For reference, SA-1B consists of 11 million numerous pictures and 1.1 billion high-quality segmentation masks.
What makes FastSAM sooner than SAM? SAM makes use of the Imaginative and prescient Transformer (ViT) structure, which is understood for its heavy computational necessities. In distinction, FastSAM performs segmentation utilizing CNNs, that are a lot lighter.
Immediate guided choice
The “section something activity” includes producing a segmentation masks for a given immediate, which will be represented in several types.

Level immediate
After acquiring a number of prototypes for a picture, a degree immediate can be utilized to point that the article of curiosity is positioned (or not) in a particular space of the picture.
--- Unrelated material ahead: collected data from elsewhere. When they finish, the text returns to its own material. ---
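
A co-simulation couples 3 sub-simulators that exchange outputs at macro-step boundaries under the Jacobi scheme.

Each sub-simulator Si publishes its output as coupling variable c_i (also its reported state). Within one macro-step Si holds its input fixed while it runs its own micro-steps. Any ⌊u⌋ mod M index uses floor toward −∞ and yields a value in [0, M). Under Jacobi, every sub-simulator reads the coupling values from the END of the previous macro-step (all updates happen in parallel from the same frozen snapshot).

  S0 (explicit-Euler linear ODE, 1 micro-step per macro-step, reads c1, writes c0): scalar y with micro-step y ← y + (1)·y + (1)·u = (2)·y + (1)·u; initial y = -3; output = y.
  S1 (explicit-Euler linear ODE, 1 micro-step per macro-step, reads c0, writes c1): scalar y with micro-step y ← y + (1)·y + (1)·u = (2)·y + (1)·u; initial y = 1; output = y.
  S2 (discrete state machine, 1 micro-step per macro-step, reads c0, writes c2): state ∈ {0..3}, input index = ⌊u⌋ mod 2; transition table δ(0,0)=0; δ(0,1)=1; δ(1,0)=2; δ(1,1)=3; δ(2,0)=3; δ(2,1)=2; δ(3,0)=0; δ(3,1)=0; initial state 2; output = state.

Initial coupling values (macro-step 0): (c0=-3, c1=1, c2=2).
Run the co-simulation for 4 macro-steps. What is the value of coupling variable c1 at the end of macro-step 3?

c1 at macro-step 3 = -25

macro 1: S0 reads c1=1 → after 1×micro: -5; S1 reads c0=-3 → after 1×micro: -1; S2 reads c0=-3 → after 1×micro: 2 ⇒ (c0=-5, c1=-1, c2=2)
macro 2: S0 reads c1=-1 → after 1×micro: -11; S1 reads c0=-5 → after 1×micro: -7; S2 reads c0=-5 → after 1×micro: 2 ⇒ (c0=-11, c1=-7, c2=2)
macro 3: S0 reads c1=-7 → after 1×micro: -29; S1 reads c0=-11 → after 1×micro: -25; S2 reads c0=-11 → after 1×micro: 2 ⇒ (c0=-29, c1=-25, c2=2)
macro 4: S0 reads c1=-25 → after 1×micro: -83; S1 reads c0=-29 → after 1×micro: -79; S2 reads c0=-29 → after 1×micro: 2 ⇒ (c0=-83, c1=-79, c2=2)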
In consequence, the required level influences the coefficients for the prototype masks.
Just like SAM, FastSAM permits deciding on a number of factors and specifying whether or not they belong to the foreground or background. If a foreground level akin to the article seems in a number of masks, background factors can be utilized to filter out irrelevant masks.
Nevertheless, if a number of masks nonetheless fulfill the purpose prompts after filtering, masks merging is utilized to acquire the ultimate masks for the article.
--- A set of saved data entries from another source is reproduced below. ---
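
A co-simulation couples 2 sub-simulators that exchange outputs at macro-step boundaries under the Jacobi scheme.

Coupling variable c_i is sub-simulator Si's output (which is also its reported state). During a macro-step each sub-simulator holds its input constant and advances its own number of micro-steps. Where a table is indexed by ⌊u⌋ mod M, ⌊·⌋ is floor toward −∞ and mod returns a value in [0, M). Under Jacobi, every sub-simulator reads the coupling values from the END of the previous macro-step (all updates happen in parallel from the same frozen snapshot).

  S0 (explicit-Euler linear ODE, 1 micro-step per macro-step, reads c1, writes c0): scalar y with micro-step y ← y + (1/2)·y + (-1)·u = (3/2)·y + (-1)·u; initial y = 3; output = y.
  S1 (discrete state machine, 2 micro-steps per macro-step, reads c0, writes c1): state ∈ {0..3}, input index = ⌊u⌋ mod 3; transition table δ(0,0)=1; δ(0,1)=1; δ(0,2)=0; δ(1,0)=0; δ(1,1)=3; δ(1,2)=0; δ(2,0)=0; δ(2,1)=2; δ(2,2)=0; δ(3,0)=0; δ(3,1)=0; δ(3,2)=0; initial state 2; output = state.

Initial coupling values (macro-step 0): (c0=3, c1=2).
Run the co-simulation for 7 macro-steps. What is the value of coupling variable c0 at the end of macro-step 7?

c0 at macro-step 7 = 1489/128

macro 1: S0 reads c1=2 → after 1×micro: 5/2; S1 reads c0=3 → after 2×micro: 1 ⇒ (c0=5/2, c1=1)
macro 2: S0 reads c1=1 → after 1×micro: 11/4; S1 reads c0=5/2 → after 2×micro: 0 ⇒ (c0=11/4, c1=0)
macro 3: S0 reads c1=0 → after 1×micro: 33/8; S1 reads c0=11/4 → after 2×micro: 0 ⇒ (c0=33/8, c1=0)
macro 4: S0 reads c1=0 → after 1×micro: 99/16; S1 reads c0=33/8 → after 2×micro: 3 ⇒ (c0=99/16, c1=3)
macro 5: S0 reads c1=3 → after 1×micro: 201/32; S1 reads c0=99/16 → after 2×micro: 1 ⇒ (c0=201/32, c1=1)
macro 6: S0 reads c1=1 → after 1×micro: 539/64; S1 reads c0=201/32 → after 2×micro: 1 ⇒ (c0=539/64, c1=1)
macro 7: S0 reads c1=1 → after 1×micro: 1489/128; S1 reads c0=539/64 → after 2×micro: 0 ⇒ (c0=1489/128, c1=0)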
Moreover, the authors apply morphological operators to clean the ultimate masks form and take away small artifacts and noise.
Field immediate
The field immediate includes deciding on the masks whose bounding field has the very best Intersection over Union (IoU) with the bounding field specified within the immediate.
Textual content immediate
Equally, for the textual content immediate, the masks that greatest corresponds to the textual content description is chosen. To attain this, the CLIP model is used:
- The embeddings for the textual content immediate and the ok = 32 prototype masks are computed.
- The similarities between the textual content embedding and the prototypes are then calculated. The prototype with the very best similarity is post-processed and returned.

Typically, for many segmentation fashions, prompting is often utilized on the prototype degree.
FastSAM repository
Under is the hyperlink to the official repository of FastSAM, which features a clear README.md file and documentation.
In case you plan to make use of a Raspberry Pi and need to run the FastSAM mannequin on it, make sure you try the GitHub repository: Hailo-Application-Code-Examples. It accommodates all the mandatory code and scripts to launch FastSAM on edge units.
On this article, now we have checked out FastSAM — an improved model of SAM. Combining the very best practices from YOLACT and YOLOv8-seg fashions, FastSAM maintains excessive segmentation high quality whereas attaining a major increase in prediction pace, accelerating inference by a number of dozen occasions in comparison with the unique SAM.
The flexibility to make use of prompts with FastSAM supplies a versatile strategy to retrieve segmentation masks for objects of curiosity. Moreover, it has been proven that decoupling prompt-guided choice from all-instance segmentation reduces complexity.
Under are some examples of FastSAM utilization with totally different prompts, visually demonstrating that it nonetheless retains the excessive segmentation high quality of SAM:


Sources
All pictures are by the writer until famous in any other case.